These should be good days for Japan’s Prime Minister Abe. After being punished in local elections, Abe recovered to push back a challenge by his former defense minister and now governor of Tokyo. He reappointed Kuroda at the helm of the Bank of Japan, breaking from a 50-year tradition of one-term BOJ head.
The Japanese economy is enjoying its longest expansion in a couple of decades. The threat of deflation has been arrested, and in February Japan’s core inflation stood at 1.0%, the same as the ECB’s core measure, though it is calculated quite differently.
The US pulled out of the Trans-Pacific Partnership talks. Abe had belatedly seen how TPP could further his own domestic agenda. Although many thought this ended the Obama Administration’s “pivot to Asia,” Trump’s stepped-up efforts to confront North Korea and China offers much for Abe to like.
Still, there has been divergence. The US did not step-up its confrontation until North Korea claimed the ability to strike the US homeland, even though treaties obligate the US to regard on attack on Japan as the same as an attack on it. Japanese officials are concerned that in bilateral talks the US may sacrifice Japan’s interest to secure a deal.
Several countries have been given exemptions, some permanent and some temporary, from US steel and aluminum tariffs. Not Japanese producers. It may be more of a political insult than an economic injury for Japan. While Macron and Merkel, who will visit the US later this week, will seek an exemption for EU members, Japan may pursue a different set of tactics, allowing Abe to focus on security issues when he calls on Trump next week.
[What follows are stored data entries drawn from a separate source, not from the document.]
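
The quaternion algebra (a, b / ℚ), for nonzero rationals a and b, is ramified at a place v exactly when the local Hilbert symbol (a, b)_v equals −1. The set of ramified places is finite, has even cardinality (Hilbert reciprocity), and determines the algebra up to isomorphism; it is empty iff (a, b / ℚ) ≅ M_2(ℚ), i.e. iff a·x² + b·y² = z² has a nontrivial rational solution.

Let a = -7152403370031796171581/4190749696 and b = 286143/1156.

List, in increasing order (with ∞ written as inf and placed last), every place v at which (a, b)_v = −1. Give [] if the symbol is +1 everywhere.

[2, 29]

Mod squares: a ≡ -95381, b ≡ 286143. Check v ∈ {∞, 2, 3, 7, 11, 13, 17, 23, 29}.
v=11: a=11^5·(≡10), b=11^1·(≡9) mod 11; (10|11)=-1, (9|11)=+1; (−1)^{5·1·5}·(-1)^1·(+1)^5 = +1.
v=17: a=17^-4·(≡11), b=17^-2·(≡4) mod 17; (11|17)=-1, (4|17)=+1; (−1)^{-4·-2·8}·(-1)^-2·(+1)^-4 = +1.
v=13: a=13^3·(≡11), b=13^1·(≡11) mod 13; (11|13)=-1, (11|13)=-1; (−1)^{3·1·6}·(-1)^1·(-1)^3 = +1.
v=7: a=7^-2·(≡1), b=7^0·(≡4) mod 7; (1|7)=+1, (4|7)=+1; (−1)^{-2·0·3}·(+1)^0·(+1)^-2 = +1.
v=2: v_2(a)=-10, v_2(b)=-2; units ≡ 3, 7 (mod 8); ε·ε+αω+βω = 1·1+-10·0+-2·1 ≡ 1  ⇒  (a,b)_2 = -1.
v=29: a=29^5·(≡27), b=29^1·(≡20) mod 29; (27|29)=-1, (20|29)=+1; (−1)^{5·1·14}·(-1)^1·(+1)^5 = -1.
v=∞: -95381 < 0 and 286143 > 0  ⇒  (a,b)_∞ = +1.
v=23: a=23^3·(≡18), b=23^1·(≡15) mod 23; (18|23)=+1, (15|23)=-1; (−1)^{3·1·11}·(+1)^1·(-1)^3 = +1.
v=3: a=3^4·(≡1), b=3^1·(≡2) mod 3; (1|3)=+1, (2|3)=-1; (−1)^{4·1·1}·(+1)^1·(-1)^4 = +1.
|Ram(-95381, 286143)| = 2, even; anisotropic at {2, 29}.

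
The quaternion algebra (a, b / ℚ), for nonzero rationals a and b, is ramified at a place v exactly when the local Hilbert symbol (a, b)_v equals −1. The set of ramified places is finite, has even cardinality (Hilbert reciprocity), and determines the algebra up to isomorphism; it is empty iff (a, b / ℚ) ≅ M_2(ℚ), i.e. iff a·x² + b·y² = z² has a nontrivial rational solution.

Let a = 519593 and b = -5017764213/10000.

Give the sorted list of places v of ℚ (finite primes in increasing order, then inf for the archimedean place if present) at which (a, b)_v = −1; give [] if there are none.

[3, 11, 19, 41]

(a, b) ≡ (519593, -407253) mod (ℚ^×)²; places V = {2, 3, 5, 7, 11, 19, 23, 29, 37, 41, 43, ∞}.
(a,b)_37: α=0, u≡2; β=2, v≡35 (mod 37); (2|37)=-1, (35|37)=-1; sign (−1)^0·-1^2·-1^0 = +1.
(a,b)_41: α=1, u≡4; β=1, v≡27 (mod 41); (4|41)=+1, (27|41)=-1; sign (−1)^0·+1^1·-1^1 = -1.
(a,b)_11: α=0, u≡8; β=1, v≡3 (mod 11); (8|11)=-1, (3|11)=+1; sign (−1)^0·-1^1·+1^0 = -1.
(a,b)_∞: sgn(519593)=+, sgn(-407253)=−, so +1.
(a,b)_43: α=0, u≡24; β=1, v≡2 (mod 43); (24|43)=+1, (2|43)=-1; sign (−1)^0·+1^1·-1^0 = +1.
(a,b)_19: α=1, u≡6; β=0, v≡18 (mod 19); (6|19)=+1, (18|19)=-1; sign (−1)^0·+1^0·-1^1 = -1.
(a,b)_5: α=0, u≡3; β=-4, v≡2 (mod 5); (3|5)=-1, (2|5)=-1; sign (−1)^0·-1^-4·-1^0 = +1.
(a,b)_2: α=0, β=-4; u≡1, v≡3 (mod 8); ε(u)ε(v)=0·1, αω(v)=0·1, βω(u)=-4·0; sum ≡ 0  ⇒  +1.
(a,b)_3: α=0, u≡2; β=3, v≡2 (mod 3); (2|3)=-1, (2|3)=-1; sign (−1)^0·-1^3·-1^0 = -1.
(a,b)_29: α=1, u≡24; β=0, v≡1 (mod 29); (24|29)=+1, (1|29)=+1; sign (−1)^0·+1^0·+1^1 = +1.
(a,b)_23: α=1, u≡5; β=0, v≡2 (mod 23); (5|23)=-1, (2|23)=+1; sign (−1)^0·-1^0·+1^1 = +1.
(a,b)_7: α=0, u≡4; β=1, v≡3 (mod 7); (4|7)=+1, (3|7)=-1; sign (−1)^0·+1^1·-1^0 = +1.
Ram(519593, -407253) = {3, 11, 19, 41}; no ℚ_3-point on the conic.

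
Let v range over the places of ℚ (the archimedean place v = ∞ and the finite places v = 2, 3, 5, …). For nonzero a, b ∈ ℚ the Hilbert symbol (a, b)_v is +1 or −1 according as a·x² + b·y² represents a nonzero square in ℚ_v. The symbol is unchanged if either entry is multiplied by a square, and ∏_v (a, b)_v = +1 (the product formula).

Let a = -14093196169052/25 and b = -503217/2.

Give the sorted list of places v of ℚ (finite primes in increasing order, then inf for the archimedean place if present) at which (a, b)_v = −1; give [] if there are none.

[11, 17, 23, inf]

(a, b) ≡ (-23, -111826) mod (ℚ^×)²; places V = {2, 3, 5, 7, 11, 13, 17, 23, ∞}.
(a,b)_13: α=2, u≡1; β=1, v≡9 (mod 13); (1|13)=+1, (9|13)=+1; sign (−1)^0·+1^1·+1^2 = +1.
(a,b)_2: α=2, β=-1; u≡1, v≡7 (mod 8); ε(u)ε(v)=0·1, αω(v)=2·0, βω(u)=-1·0; sum ≡ 0  ⇒  +1.
(a,b)_∞: sgn(-23)=−, sgn(-111826)=−, so -1.
(a,b)_23: α=3, u≡5; β=1, v≡20 (mod 23); (5|23)=-1, (20|23)=-1; sign (−1)^1·-1^1·-1^3 = -1.
(a,b)_17: α=2, u≡10; β=1, v≡15 (mod 17); (10|17)=-1, (15|17)=+1; sign (−1)^0·-1^1·+1^2 = -1.
(a,b)_3: α=0, u≡1; β=2, v≡2 (mod 3); (1|3)=+1, (2|3)=-1; sign (−1)^0·+1^2·-1^0 = +1.
(a,b)_5: α=-2, u≡3; β=0, v≡4 (mod 5); (3|5)=-1, (4|5)=+1; sign (−1)^0·-1^0·+1^-2 = +1.
(a,b)_11: α=2, u≡8; β=1, v≡1 (mod 11); (8|11)=-1, (1|11)=+1; sign (−1)^0·-1^1·+1^2 = -1.
(a,b)_7: α=2, u≡3; β=0, v≡3 (mod 7); (3|7)=-1, (3|7)=-1; sign (−1)^0·-1^0·-1^2 = +1.
(-23, -111826 / ℚ) ramifies at {11, 17, 23, ∞}: a division algebra.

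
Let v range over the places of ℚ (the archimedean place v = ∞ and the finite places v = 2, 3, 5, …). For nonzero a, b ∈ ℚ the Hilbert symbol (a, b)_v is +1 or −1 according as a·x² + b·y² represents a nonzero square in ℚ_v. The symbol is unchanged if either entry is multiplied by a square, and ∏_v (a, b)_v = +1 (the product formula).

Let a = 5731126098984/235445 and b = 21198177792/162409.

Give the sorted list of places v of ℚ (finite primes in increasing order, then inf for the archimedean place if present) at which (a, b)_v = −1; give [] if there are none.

[2, 3, 5, 11, 23, 29]

(a, b) ≡ (54367170, 76038) mod (ℚ^×)²; places V = {2, 3, 5, 7, 11, 13, 19, 23, 29, 31, ∞}.
(a,b)_23: α=1, u≡17; β=1, v≡22 (mod 23); (17|23)=-1, (22|23)=-1; sign (−1)^1·-1^1·-1^1 = -1.
(a,b)_19: α=1, u≡6; β=1, v≡12 (mod 19); (6|19)=+1, (12|19)=-1; sign (−1)^1·+1^1·-1^1 = +1.
(a,b)_3: α=3, u≡2; β=3, v≡2 (mod 3); (2|3)=-1, (2|3)=-1; sign (−1)^1·-1^3·-1^3 = -1.
(a,b)_7: α=-2, u≡2; β=0, v≡4 (mod 7); (2|7)=+1, (4|7)=+1; sign (−1)^0·+1^0·+1^-2 = +1.
(a,b)_5: α=-1, u≡1; β=0, v≡3 (mod 5); (1|5)=+1, (3|5)=-1; sign (−1)^0·+1^0·-1^-1 = -1.
(a,b)_∞: sgn(54367170)=+, sgn(76038)=+, so +1.
(a,b)_31: α=-2, u≡30; β=-2, v≡24 (mod 31); (30|31)=-1, (24|31)=-1; sign (−1)^0·-1^-2·-1^-2 = +1.
(a,b)_11: α=5, u≡3; β=2, v≡6 (mod 11); (3|11)=+1, (6|11)=-1; sign (−1)^0·+1^2·-1^5 = -1.
(a,b)_29: α=1, u≡4; β=1, v≡19 (mod 29); (4|29)=+1, (19|29)=-1; sign (−1)^0·+1^1·-1^1 = -1.
(a,b)_13: α=1, u≡9; β=-2, v≡1 (mod 13); (9|13)=+1, (1|13)=+1; sign (−1)^0·+1^-2·+1^1 = +1.
(a,b)_2: α=3, β=9; u≡1, v≡3 (mod 8); ε(u)ε(v)=0·1, αω(v)=3·1, βω(u)=9·0; sum ≡ 1  ⇒  -1.
Ram(54367170, 76038) = {2, 3, 5, 11, 23, 29}; no ℚ_2-point on the conic.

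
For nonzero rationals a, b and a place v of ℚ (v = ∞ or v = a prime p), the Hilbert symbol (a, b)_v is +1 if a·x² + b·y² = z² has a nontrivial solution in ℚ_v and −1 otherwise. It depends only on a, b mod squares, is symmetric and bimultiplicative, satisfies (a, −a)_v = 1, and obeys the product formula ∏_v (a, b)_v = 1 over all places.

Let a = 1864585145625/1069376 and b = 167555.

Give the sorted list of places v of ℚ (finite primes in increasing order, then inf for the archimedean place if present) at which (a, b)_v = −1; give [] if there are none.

[3, 5, 37, 47]

(a, b) ≡ (870573, 167555) mod (ℚ^×)²; places V = {2, 3, 5, 7, 11, 23, 31, 37, 47, ∞}.
(a,b)_∞: sgn(870573)=+, sgn(167555)=+, so +1.
(a,b)_5: α=4, u≡3; β=1, v≡1 (mod 5); (3|5)=-1, (1|5)=+1; sign (−1)^0·-1^1·+1^4 = -1.
(a,b)_37: α=1, u≡11; β=0, v≡19 (mod 37); (11|37)=+1, (19|37)=-1; sign (−1)^0·+1^0·-1^1 = -1.
(a,b)_23: α=3, u≡12; β=1, v≡17 (mod 23); (12|23)=+1, (17|23)=-1; sign (−1)^1·+1^1·-1^3 = +1.
(a,b)_31: α=-1, u≡16; β=1, v≡11 (mod 31); (16|31)=+1, (11|31)=-1; sign (−1)^1·+1^1·-1^-1 = +1.
(a,b)_47: α=2, u≡20; β=1, v≡40 (mod 47); (20|47)=-1, (40|47)=-1; sign (−1)^0·-1^1·-1^2 = -1.
(a,b)_3: α=1, u≡1; β=0, v≡2 (mod 3); (1|3)=+1, (2|3)=-1; sign (−1)^0·+1^0·-1^1 = -1.
(a,b)_11: α=-1, u≡9; β=0, v≡3 (mod 11); (9|11)=+1, (3|11)=+1; sign (−1)^0·+1^0·+1^-1 = +1.
(a,b)_2: α=-6, β=0; u≡5, v≡3 (mod 8); ε(u)ε(v)=0·1, αω(v)=-6·1, βω(u)=0·1; sum ≡ 0  ⇒  +1.
(a,b)_7: α=-2, u≡4; β=0, v≡3 (mod 7); (4|7)=+1, (3|7)=-1; sign (−1)^0·+1^0·-1^-2 = +1.
|Ram(870573, 167555)| = 4, even; anisotropic at {3, 5, 37, 47}.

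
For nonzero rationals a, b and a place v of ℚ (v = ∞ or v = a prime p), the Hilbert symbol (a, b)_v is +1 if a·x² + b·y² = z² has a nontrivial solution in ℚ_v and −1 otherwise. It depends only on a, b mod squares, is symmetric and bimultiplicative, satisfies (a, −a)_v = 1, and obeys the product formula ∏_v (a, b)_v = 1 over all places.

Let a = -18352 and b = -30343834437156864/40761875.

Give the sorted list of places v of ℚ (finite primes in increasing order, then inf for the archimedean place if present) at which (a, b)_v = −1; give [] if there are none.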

The US is the destination of less than 10% of Japan’s steel exports. Asia is home to 805 of Japan’s 38 million tons of steel exports. Rather than push for a country exemption, Japan may be counting on product exemptions. Simply put, more than a third of Japan’s steel exports to the US are specialty products that have no or few domestic alternatives. Without Japan’s steel products, high-grade piping in deep underground oil wells would be disrupted, as would some auto production and rail track. Note too that some Japanese steel producers have long-term contracts with customers, some of which, for example, may be Japanese auto and part makers.